Esther Ellen Freeman, MD, PhD: Current Mpox Impact on the Skin

Published on: 

The current pox virus outbreak has become closely synonymous with fewer lesions than past mpox—but dermatology guidance is needed all the same.

The May 2022 mpox (formerly known as monkeypox) outbreak generated a storm of worry and mass speculation over the risk of “twindemics” amid the ongoing COVID-19 pandemic.

Though the scope and scale of the mpox outbreak has paled to match the comprehensive and global burden of COVID-19, the ongoing crisis has provided unique challenges to infectious disease specialists, epidemiologists—and even dermatologists now treating the characteristic and stigmatizing lesions associated with the virus.

In the second segment of an interview with HCPLive during the American Academy of Dermatology (AAD) 2023 Annual Meeting in New Orleans last week, Esther Ellen Freeman, MD, PhD, associate professor of dermatology at Harvard Medical School, discussed key disparities between the dermatologic manifestation of COVID-19 and mpox infection.

Put plainly, it’s a night-and-day comparison: about 98% of patients with mpox present with skin lesions, versus just 10% of patients with COVID-19.

Even when compared to earlier outbreaks of mpox in Africa years ago, clinicians are observing changes in skin manifestation today: current iterations of infection are resulting in lesions spreading from the genital and groin area to the rest of the body, whereas it previously began facially then spread to total body.

“We’re also seeing patients with 1-5 lesions—and certainly a majority of patients with less than 20 lesions,” Freeman explained. “This is in contrast to prior outbreaks when you’d might see lesion counts of 200 - 1000, much much higher.”

As the outbreak is ongoing, it’s been difficult for investigators to fully interpret the consistency of disease—as Freeman noted, these current cases of mpox being reported among US patients would maybe not have been reported at all in Africa, where the standard for disease has been more severe. And because presentation has been different from the textbook standard, so has the treatment strategy.

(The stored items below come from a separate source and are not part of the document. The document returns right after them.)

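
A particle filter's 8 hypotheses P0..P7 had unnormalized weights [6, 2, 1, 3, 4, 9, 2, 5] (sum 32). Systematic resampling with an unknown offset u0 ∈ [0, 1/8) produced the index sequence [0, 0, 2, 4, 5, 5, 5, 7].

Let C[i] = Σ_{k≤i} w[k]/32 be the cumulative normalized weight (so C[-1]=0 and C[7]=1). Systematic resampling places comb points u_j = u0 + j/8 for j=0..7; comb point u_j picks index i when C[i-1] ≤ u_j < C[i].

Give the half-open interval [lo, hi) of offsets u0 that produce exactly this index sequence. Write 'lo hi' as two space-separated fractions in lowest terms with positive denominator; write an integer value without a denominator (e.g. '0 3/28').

C = [3/16, 1/4, 9/32, 3/8, 1/2, 25/32, 27/32, 1]
j=0 picked index 0: u0 ∈ [0, 3/16)
j=1 picked index 0: u0 ∈ [-1/8, 1/16)
j=2 picked index 2: u0 ∈ [0, 1/32)
j=3 picked index 4: u0 ∈ [0, 1/8)
j=4 picked index 5: u0 ∈ [0, 9/32)
j=5 picked index 5: u0 ∈ [-1/8, 5/32)
j=6 picked index 5: u0 ∈ [-1/4, 1/32)
j=7 picked index 7: u0 ∈ [-1/32, 1/8)
intersection: [0, 1/32)

0 1/32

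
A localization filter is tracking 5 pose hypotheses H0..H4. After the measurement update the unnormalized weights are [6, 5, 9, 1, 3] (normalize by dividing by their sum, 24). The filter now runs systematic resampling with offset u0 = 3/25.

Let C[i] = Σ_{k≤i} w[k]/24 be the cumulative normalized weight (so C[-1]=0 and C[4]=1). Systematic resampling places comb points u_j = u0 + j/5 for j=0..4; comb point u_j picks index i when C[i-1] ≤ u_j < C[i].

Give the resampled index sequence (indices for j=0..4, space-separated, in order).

0 1 2 2 4

C = [1/4, 11/24, 5/6, 7/8, 1]
j=0: u_0=3/25 ∈ [0, 1/4) → index 0
j=1: u_1=8/25 ∈ [1/4, 11/24) → index 1
j=2: u_2=13/25 ∈ [11/24, 5/6) → index 2
j=3: u_3=18/25 ∈ [11/24, 5/6) → index 2
j=4: u_4=23/25 ∈ [7/8, 1) → index 4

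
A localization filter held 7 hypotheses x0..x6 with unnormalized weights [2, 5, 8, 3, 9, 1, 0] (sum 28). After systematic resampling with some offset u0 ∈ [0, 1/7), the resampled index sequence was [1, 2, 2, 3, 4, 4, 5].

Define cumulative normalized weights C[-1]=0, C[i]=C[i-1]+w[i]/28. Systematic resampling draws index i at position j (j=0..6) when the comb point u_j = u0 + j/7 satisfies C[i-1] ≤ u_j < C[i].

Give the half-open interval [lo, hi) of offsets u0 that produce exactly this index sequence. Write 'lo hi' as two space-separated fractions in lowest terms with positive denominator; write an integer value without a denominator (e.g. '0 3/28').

3/28 1/7

C = [1/14, 1/4, 15/28, 9/14, 27/28, 1, 1]
j=0 picked index 1: u0 ∈ [1/14, 1/4)
j=1 picked index 2: u0 ∈ [3/28, 11/28)
j=2 picked index 2: u0 ∈ [-1/28, 1/4)
j=3 picked index 3: u0 ∈ [3/28, 3/14)
j=4 picked index 4: u0 ∈ [1/14, 11/28)
j=5 picked index 4: u0 ∈ [-1/14, 1/4)
j=6 picked index 5: u0 ∈ [3/28, 1/7)
intersection: [3/28, 1/7)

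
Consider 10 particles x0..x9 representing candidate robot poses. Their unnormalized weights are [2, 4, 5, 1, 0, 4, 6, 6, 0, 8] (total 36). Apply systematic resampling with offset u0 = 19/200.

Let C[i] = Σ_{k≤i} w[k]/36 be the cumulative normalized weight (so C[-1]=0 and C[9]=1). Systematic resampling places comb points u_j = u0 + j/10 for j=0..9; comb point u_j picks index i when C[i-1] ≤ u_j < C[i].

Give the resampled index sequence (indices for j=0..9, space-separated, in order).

C = [1/18, 1/6, 11/36, 1/3, 1/3, 4/9, 11/18, 7/9, 7/9, 1]
j=0: u_0=19/200 ∈ [1/18, 1/6) → index 1
j=1: u_1=39/200 ∈ [1/6, 11/36) → index 2
j=2: u_2=59/200 ∈ [1/6, 11/36) → index 2
j=3: u_3=79/200 ∈ [1/3, 4/9) → index 5
j=4: u_4=99/200 ∈ [4/9, 11/18) → index 6
j=5: u_5=119/200 ∈ [4/9, 11/18) → index 6
j=6: u_6=139/200 ∈ [11/18, 7/9) → index 7
j=7: u_7=159/200 ∈ [7/9, 1) → index 9
j=8: u_8=179/200 ∈ [7/9, 1) → index 9
j=9: u_9=199/200 ∈ [7/9, 1) → index 9

1 2 2 5 6 6 7 9 9 9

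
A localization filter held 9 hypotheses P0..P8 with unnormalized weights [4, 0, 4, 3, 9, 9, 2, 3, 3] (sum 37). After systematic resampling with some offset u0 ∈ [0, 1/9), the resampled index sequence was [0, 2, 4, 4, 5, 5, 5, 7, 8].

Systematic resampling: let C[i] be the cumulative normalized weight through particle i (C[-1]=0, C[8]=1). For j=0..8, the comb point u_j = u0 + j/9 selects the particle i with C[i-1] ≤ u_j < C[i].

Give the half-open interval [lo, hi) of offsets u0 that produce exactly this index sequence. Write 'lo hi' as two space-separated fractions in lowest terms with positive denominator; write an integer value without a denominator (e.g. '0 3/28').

C = [4/37, 4/37, 8/37, 11/37, 20/37, 29/37, 31/37, 34/37, 1]
j=0 picked index 0: u0 ∈ [0, 4/37)
j=1 picked index 2: u0 ∈ [-1/333, 35/333)
j=2 picked index 4: u0 ∈ [25/333, 106/333)
j=3 picked index 4: u0 ∈ [-4/111, 23/111)
j=4 picked index 5: u0 ∈ [32/333, 113/333)
j=5 picked index 5: u0 ∈ [-5/333, 76/333)
j=6 picked index 5: u0 ∈ [-14/111, 13/111)
j=7 picked index 7: u0 ∈ [20/333, 47/333)
j=8 picked index 8: u0 ∈ [10/333, 1/9)
intersection: [32/333, 35/333)

32/333 35/333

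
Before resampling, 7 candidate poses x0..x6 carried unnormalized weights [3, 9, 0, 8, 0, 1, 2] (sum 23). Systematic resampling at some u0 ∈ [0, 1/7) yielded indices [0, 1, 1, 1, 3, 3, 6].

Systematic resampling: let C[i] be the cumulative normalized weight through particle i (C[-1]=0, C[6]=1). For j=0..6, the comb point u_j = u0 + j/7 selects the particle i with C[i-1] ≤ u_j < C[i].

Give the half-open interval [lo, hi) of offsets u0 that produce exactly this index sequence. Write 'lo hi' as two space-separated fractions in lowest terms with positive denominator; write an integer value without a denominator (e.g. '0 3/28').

C = [3/23, 12/23, 12/23, 20/23, 20/23, 21/23, 1]
j=0 picked index 0: u0 ∈ [0, 3/23)
j=1 picked index 1: u0 ∈ [-2/161, 61/161)
j=2 picked index 1: u0 ∈ [-25/161, 38/161)
j=3 picked index 1: u0 ∈ [-48/161, 15/161)
j=4 picked index 3: u0 ∈ [-8/161, 48/161)
j=5 picked index 3: u0 ∈ [-31/161, 25/161)
j=6 picked index 6: u0 ∈ [9/161, 1/7)
intersection: [9/161, 15/161)

9/161 15/161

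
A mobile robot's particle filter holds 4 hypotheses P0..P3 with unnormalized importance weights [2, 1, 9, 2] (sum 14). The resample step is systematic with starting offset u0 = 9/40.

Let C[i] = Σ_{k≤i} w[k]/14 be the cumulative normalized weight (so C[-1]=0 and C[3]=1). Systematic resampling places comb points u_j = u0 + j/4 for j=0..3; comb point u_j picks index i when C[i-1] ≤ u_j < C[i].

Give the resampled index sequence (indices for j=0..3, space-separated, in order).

2 2 2 3

C = [1/7, 3/14, 6/7, 1]
j=0: u_0=9/40 ∈ [3/14, 6/7) → index 2
j=1: u_1=19/40 ∈ [3/14, 6/7) → index 2
j=2: u_2=29/40 ∈ [3/14, 6/7) → index 2
j=3: u_3=39/40 ∈ [6/7, 1) → index 3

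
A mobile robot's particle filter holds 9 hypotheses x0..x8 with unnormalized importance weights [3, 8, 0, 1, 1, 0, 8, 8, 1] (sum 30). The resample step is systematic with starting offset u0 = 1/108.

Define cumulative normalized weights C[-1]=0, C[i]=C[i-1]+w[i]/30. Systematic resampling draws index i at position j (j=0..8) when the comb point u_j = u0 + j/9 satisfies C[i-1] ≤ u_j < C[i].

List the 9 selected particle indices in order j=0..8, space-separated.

0 1 1 1 6 6 6 7 7

C = [1/10, 11/30, 11/30, 2/5, 13/30, 13/30, 7/10, 29/30, 1]
j=0: u_0=1/108 ∈ [0, 1/10) → index 0
j=1: u_1=13/108 ∈ [1/10, 11/30) → index 1
j=2: u_2=25/108 ∈ [1/10, 11/30) → index 1
j=3: u_3=37/108 ∈ [1/10, 11/30) → index 1
j=4: u_4=49/108 ∈ [13/30, 7/10) → index 6
j=5: u_5=61/108 ∈ [13/30, 7/10) → index 6
j=6: u_6=73/108 ∈ [13/30, 7/10) → index 6
j=7: u_7=85/108 ∈ [7/10, 29/30) → index 7
j=8: u_8=97/108 ∈ [7/10, 29/30) → index 7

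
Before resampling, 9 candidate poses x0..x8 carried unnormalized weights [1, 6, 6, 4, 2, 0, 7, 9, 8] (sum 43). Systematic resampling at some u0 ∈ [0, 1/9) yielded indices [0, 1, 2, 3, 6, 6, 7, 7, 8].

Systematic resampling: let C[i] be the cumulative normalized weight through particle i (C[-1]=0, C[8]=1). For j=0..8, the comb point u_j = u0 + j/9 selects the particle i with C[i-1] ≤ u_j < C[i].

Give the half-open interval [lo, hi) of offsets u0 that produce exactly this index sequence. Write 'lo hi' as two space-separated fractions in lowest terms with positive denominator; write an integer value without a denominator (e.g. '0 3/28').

0 1/43

C = [1/43, 7/43, 13/43, 17/43, 19/43, 19/43, 26/43, 35/43, 1]
j=0 picked index 0: u0 ∈ [0, 1/43)
j=1 picked index 1: u0 ∈ [-34/387, 20/387)
j=2 picked index 2: u0 ∈ [-23/387, 31/387)
j=3 picked index 3: u0 ∈ [-4/129, 8/129)
j=4 picked index 6: u0 ∈ [-1/387, 62/387)
j=5 picked index 6: u0 ∈ [-44/387, 19/387)
j=6 picked index 7: u0 ∈ [-8/129, 19/129)
j=7 picked index 7: u0 ∈ [-67/387, 14/387)
j=8 picked index 8: u0 ∈ [-29/387, 1/9)
intersection: [0, 1/43)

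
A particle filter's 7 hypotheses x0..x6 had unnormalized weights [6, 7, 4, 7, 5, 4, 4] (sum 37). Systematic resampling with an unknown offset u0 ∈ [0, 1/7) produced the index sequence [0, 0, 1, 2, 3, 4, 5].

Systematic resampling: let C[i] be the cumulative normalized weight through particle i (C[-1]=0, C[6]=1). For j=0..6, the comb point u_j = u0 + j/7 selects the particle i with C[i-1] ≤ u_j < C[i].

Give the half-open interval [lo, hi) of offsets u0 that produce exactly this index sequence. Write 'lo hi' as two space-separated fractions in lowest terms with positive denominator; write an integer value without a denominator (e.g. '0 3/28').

0 5/259

C = [6/37, 13/37, 17/37, 24/37, 29/37, 33/37, 1]
j=0 picked index 0: u0 ∈ [0, 6/37)
j=1 picked index 0: u0 ∈ [-1/7, 5/259)
j=2 picked index 1: u0 ∈ [-32/259, 17/259)
j=3 picked index 2: u0 ∈ [-20/259, 8/259)
j=4 picked index 3: u0 ∈ [-29/259, 20/259)
j=5 picked index 4: u0 ∈ [-17/259, 18/259)
j=6 picked index 5: u0 ∈ [-19/259, 9/259)
intersection: [0, 5/259)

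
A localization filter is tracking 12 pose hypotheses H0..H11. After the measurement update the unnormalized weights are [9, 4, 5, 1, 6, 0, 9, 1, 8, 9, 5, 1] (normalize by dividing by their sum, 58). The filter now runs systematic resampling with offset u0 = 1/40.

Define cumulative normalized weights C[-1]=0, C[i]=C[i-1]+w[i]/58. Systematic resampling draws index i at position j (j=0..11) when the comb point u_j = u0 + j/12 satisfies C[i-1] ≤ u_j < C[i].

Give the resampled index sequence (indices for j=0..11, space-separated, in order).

C = [9/58, 13/58, 9/29, 19/58, 25/58, 25/58, 17/29, 35/58, 43/58, 26/29, 57/58, 1]
j=0: u_0=1/40 ∈ [0, 9/58) → index 0
j=1: u_1=13/120 ∈ [0, 9/58) → index 0
j=2: u_2=23/120 ∈ [9/58, 13/58) → index 1
j=3: u_3=11/40 ∈ [13/58, 9/29) → index 2
j=4: u_4=43/120 ∈ [19/58, 25/58) → index 4
j=5: u_5=53/120 ∈ [25/58, 17/29) → index 6
j=6: u_6=21/40 ∈ [25/58, 17/29) → index 6
j=7: u_7=73/120 ∈ [35/58, 43/58) → index 8
j=8: u_8=83/120 ∈ [35/58, 43/58) → index 8
j=9: u_9=31/40 ∈ [43/58, 26/29) → index 9
j=10: u_10=103/120 ∈ [43/58, 26/29) → index 9
j=11: u_11=113/120 ∈ [26/29, 57/58) → index 10

0 0 1 2 4 6 6 8 8 9 9 10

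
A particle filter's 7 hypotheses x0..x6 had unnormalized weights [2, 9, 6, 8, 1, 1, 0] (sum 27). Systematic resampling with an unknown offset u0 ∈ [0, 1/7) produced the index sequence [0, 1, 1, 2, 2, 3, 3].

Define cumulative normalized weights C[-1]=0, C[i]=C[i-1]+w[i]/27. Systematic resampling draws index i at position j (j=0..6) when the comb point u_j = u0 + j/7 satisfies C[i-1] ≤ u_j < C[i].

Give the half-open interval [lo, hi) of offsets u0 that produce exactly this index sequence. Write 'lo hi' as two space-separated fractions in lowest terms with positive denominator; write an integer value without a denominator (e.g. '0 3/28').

0 11/189

C = [2/27, 11/27, 17/27, 25/27, 26/27, 1, 1]
j=0 picked index 0: u0 ∈ [0, 2/27)
j=1 picked index 1: u0 ∈ [-13/189, 50/189)
j=2 picked index 1: u0 ∈ [-40/189, 23/189)
j=3 picked index 2: u0 ∈ [-4/189, 38/189)
j=4 picked index 2: u0 ∈ [-31/189, 11/189)
j=5 picked index 3: u0 ∈ [-16/189, 40/189)
j=6 picked index 3: u0 ∈ [-43/189, 13/189)
intersection: [0, 11/189)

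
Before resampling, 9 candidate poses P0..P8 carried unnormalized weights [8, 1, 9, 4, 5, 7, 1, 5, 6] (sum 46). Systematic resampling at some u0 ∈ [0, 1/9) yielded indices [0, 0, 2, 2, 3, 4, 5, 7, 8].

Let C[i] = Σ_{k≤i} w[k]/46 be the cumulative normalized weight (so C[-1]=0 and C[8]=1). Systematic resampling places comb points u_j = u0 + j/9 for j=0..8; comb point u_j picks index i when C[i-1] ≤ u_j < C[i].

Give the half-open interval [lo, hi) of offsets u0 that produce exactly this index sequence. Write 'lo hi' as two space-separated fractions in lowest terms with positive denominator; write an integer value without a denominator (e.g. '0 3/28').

0 13/414

C = [4/23, 9/46, 9/23, 11/23, 27/46, 17/23, 35/46, 20/23, 1]
j=0 picked index 0: u0 ∈ [0, 4/23)
j=1 picked index 0: u0 ∈ [-1/9, 13/207)
j=2 picked index 2: u0 ∈ [-11/414, 35/207)
j=3 picked index 2: u0 ∈ [-19/138, 4/69)
j=4 picked index 3: u0 ∈ [-11/207, 7/207)
j=5 picked index 4: u0 ∈ [-16/207, 13/414)
j=6 picked index 5: u0 ∈ [-11/138, 5/69)
j=7 picked index 7: u0 ∈ [-7/414, 19/207)
j=8 picked index 8: u0 ∈ [-4/207, 1/9)
intersection: [0, 13/414)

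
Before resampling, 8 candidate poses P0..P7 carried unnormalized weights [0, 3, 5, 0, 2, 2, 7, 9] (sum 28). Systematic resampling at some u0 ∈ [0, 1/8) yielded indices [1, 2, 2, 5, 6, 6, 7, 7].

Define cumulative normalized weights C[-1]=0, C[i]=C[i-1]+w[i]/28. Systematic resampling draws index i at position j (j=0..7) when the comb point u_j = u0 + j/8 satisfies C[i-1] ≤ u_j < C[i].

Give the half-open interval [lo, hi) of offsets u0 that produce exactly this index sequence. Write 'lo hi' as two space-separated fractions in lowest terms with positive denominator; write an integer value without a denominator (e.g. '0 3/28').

C = [0, 3/28, 2/7, 2/7, 5/14, 3/7, 19/28, 1]
j=0 picked index 1: u0 ∈ [0, 3/28)
j=1 picked index 2: u0 ∈ [-1/56, 9/56)
j=2 picked index 2: u0 ∈ [-1/7, 1/28)
j=3 picked index 5: u0 ∈ [-1/56, 3/56)
j=4 picked index 6: u0 ∈ [-1/14, 5/28)
j=5 picked index 6: u0 ∈ [-11/56, 3/56)
j=6 picked index 7: u0 ∈ [-1/14, 1/4)
j=7 picked index 7: u0 ∈ [-11/56, 1/8)
intersection: [0, 1/28)

0 1/28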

Freeman discussed her involvement on on an AAD task force dedicated to documenting and setting precedent for care of mpox, in collaboration with the Centers for Disease Control and Prevention (CDC). Thus far, the task force has generated 2 different guidances, Freeman said: one for caring for lesions as either a physician or patient, and the other for managing severe mpox lesions.

The former consists of patient-centric advisory around gentle cleansing practice, emollients, transmission risk reduction and the use of sun protection to avoid scarring and hyperpigmentation.

The latter addresses more long-term and burdensome forms of the common lesions.

“One thing that we’re seeing especially in our immunocompromised patients—such as those with HIV—they can have these really substantial, tricky wounds that are very large, very deep, very oxidative,” Freeman said.

Regarding the risk of scarring, Freeman conceded that current data is limited in understanding long-term impact.

“If you look at prior outbreaks…about 10% of people who had mpox had some sort of long-term scarring,” Freeman siad. “We don’t know what that percentage is going to be with this (2022) outbreak.”